Superstition: Was Stevie Wonder Wrong?

Having grown up in a fairly superstition-free household (exception: see my mother’s diet books), I have always experienced a good deal of discomfort when confronted with a real-life, authentic subscriber to the more overt and antiquated superstitions of our time. My first experience with superstition occurred while walking down the sidewalk with my friend Helen in the first grade. I can’t remember the exact circumstances, but I know that she suddenly shouted at me, triumphantly and mockingly, “stepped on a crack, you’ll break your mother’s back!” When pressed for an explanation linking cause and effect, Helen retreated into a self-satisfied smirk, and advised me with her arms crossed over her chest to “wait and see.”

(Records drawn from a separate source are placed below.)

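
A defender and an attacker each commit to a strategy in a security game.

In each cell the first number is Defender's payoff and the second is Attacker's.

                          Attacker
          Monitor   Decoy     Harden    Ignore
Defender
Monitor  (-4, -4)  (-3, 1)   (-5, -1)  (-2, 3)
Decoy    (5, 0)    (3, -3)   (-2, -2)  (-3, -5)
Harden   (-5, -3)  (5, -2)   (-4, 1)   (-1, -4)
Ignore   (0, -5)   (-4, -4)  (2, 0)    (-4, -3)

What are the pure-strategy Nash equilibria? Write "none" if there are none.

Defender against Monitor: payoffs -4, 5, -5, 0 → best response Decoy.
Defender against Decoy: payoffs -3, 3, 5, -4 → best response Harden.
Defender against Harden: payoffs -5, -2, -4, 2 → best response Ignore.
Defender against Ignore: payoffs -2, -3, -1, -4 → best response Harden.
Attacker against Monitor: payoffs -4, 1, -1, 3 → best response Ignore.
Attacker against Decoy: payoffs 0, -3, -2, -5 → best response Monitor.
Attacker against Harden: payoffs -3, -2, 1, -4 → best response Harden.
Attacker against Ignore: payoffs -5, -4, 0, -3 → best response Harden.
Mutual best responses: (Decoy, Monitor); (Ignore, Harden).

(Decoy, Monitor) and (Ignore, Harden)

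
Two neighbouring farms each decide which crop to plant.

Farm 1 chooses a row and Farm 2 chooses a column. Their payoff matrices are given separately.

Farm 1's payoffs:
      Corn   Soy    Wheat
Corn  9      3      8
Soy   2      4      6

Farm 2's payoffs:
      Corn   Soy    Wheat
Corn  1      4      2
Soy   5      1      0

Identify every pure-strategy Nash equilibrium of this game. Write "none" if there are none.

For each player, find the best response to each opponent profile; mutual best responses are the pure NE.
Farm 1 against Corn: payoffs 9, 2 → best response Corn.
Farm 1 against Soy: payoffs 3, 4 → best response Soy.
Farm 1 against Wheat: payoffs 8, 6 → best response Corn.
Farm 2 against Corn: payoffs 1, 4, 2 → best response Soy.
Farm 2 against Soy: payoffs 5, 1, 0 → best response Corn.
No profile is a mutual best response for all players.

No pure-strategy Nash equilibrium.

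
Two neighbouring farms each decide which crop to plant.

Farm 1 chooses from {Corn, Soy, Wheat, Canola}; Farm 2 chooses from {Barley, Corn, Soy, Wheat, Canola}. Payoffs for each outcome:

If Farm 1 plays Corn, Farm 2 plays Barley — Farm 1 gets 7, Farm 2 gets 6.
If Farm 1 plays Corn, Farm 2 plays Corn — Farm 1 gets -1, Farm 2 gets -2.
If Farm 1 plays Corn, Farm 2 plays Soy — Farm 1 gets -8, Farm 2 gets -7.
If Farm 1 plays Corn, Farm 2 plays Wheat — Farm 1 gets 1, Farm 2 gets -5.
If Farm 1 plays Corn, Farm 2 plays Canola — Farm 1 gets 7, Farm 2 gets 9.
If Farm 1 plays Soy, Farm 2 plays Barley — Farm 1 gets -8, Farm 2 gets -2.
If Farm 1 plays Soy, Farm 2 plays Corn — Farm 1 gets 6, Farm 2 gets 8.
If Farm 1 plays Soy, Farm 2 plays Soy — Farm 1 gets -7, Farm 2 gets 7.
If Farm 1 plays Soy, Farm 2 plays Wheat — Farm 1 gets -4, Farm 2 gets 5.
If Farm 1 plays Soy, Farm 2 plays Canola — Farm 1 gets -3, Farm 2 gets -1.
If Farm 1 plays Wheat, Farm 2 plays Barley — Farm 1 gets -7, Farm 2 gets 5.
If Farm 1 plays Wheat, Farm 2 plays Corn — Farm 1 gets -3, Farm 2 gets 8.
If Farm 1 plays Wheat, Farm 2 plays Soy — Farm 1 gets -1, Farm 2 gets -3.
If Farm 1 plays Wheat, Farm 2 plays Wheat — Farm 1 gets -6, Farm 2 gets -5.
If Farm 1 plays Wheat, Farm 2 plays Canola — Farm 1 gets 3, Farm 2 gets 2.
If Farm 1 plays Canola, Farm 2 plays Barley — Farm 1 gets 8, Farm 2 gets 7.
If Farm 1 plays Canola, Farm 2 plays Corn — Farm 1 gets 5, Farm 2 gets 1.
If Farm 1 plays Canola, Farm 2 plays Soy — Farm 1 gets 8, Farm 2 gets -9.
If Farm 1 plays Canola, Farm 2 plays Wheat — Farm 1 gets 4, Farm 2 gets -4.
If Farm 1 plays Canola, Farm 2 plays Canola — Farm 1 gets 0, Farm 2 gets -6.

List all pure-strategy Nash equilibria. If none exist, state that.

Pure-strategy Nash equilibria: (Corn, Canola); (Soy, Corn); (Canola, Barley)

(Corn, Barley): Farm 1 can switch to Canola (7 → 8). Not NE.
(Corn, Corn): Farm 1 can switch to Soy (-1 → 6). Not NE.
(Corn, Soy): Farm 1 can switch to Soy (-8 → -7). Not NE.
(Corn, Wheat): Farm 1 can switch to Canola (1 → 4). Not NE.
(Corn, Canola): Farm 1 gets 7, best alternative 3; Farm 2 gets 9, best alternative 6. No profitable deviation — NE.
(Soy, Barley): Farm 1 can switch to Corn (-8 → 7). Not NE.
(Soy, Corn): Farm 1 gets 6, best alternative 5; Farm 2 gets 8, best alternative 7. No profitable deviation — NE.
(Soy, Soy): Farm 1 can switch to Wheat (-7 → -1). Not NE.
(Canola, Barley): Farm 1 gets 8, best alternative 7; Farm 2 gets 7, best alternative 1. No profitable deviation — NE.
(The remaining 11 profiles each have a profitable deviation by the same check.)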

In the end, Helen proved fond of spurning appeals to reason. Our friendship ended abruptly during the summer after first grade, on the swing-set behind her house. I had done something wrong, and followed up the misdeed with an apology. In response, she told me that “sorry doesn’t feed the bulldog.” Then she ran inside, to tell on me to her mother, who took her side.

The reason I bring up the matter of superstition now, in the first post of a blog supposedly devoted to science: a study published last week by the Royal Society, exploring the evolutionary basis for superstition and superstitious-like behavior. The study found, using a mathematical model, that it does indeed benefit an organism to adopt superstitious tendencies—to assign, incorrectly, a link between various causes and effects. The reason why? Something analogous to Pascal’s Wager—the argument for belief in God which holds that the possible benefit outweighs the possible risk (while the decision theory used in the argument is sound, the Wager itself is now understood to be based on a number of problematic assumptions). Taken into the realm of natural selection, the idea goes that the risk associated with holding a superstition (assigning false causality) is less than the risk of failing to assign causality when it does, indeed, exist.

Here in New York City, this scientific finding may help explain the wild success enjoyed by our perpetually-thriving population of rats. Rats have a number of things going for them in terms of survival—namely, a love of sex coupled with an iron-clad reproductive system, and a keen ability to avoid our attempts to kill them. Rats can taste poison in as small a dosage as .5 parts per million (think two grains of salt in a pound of peanut butter). Also—and here’s where the superstition comes in—rats pick up social cues about what to eat and what not to eat. If a rat returns to its burrow healthy and reeking of hangar steak from the restaurant down the alley, the other rats in the burrow will learn that the hangar steak is potentially safe. If, on the other hand, an unwell rat returns to the burrow smelling of, let’s say, the same restaurant’s ratatouille, the rats will be likely to consider the ratatouille a potential risk and avoid eating it. While these assignments of causality are probably wrong most of the time, they are more likely to benefit the community of rats than to harm it. Thus: superstition as an adaptive behavior.

I hate to think that Helen’s persistence in superstition could be, in any way, of evolutionary benefit. I also hate to think that the boy I (and everyone else) knew in high school who refused to wash his jock strap for the entire football season was somehow acting on a successful survival-related impulse. And yet, there’s something comforting in the idea that our own moronic conclusions can help keep us alive. Or is there?

Sources:
Article: "The evolution of superstitious and superstition-like behaviour"
Also, Jerry Langton's fun book about rats.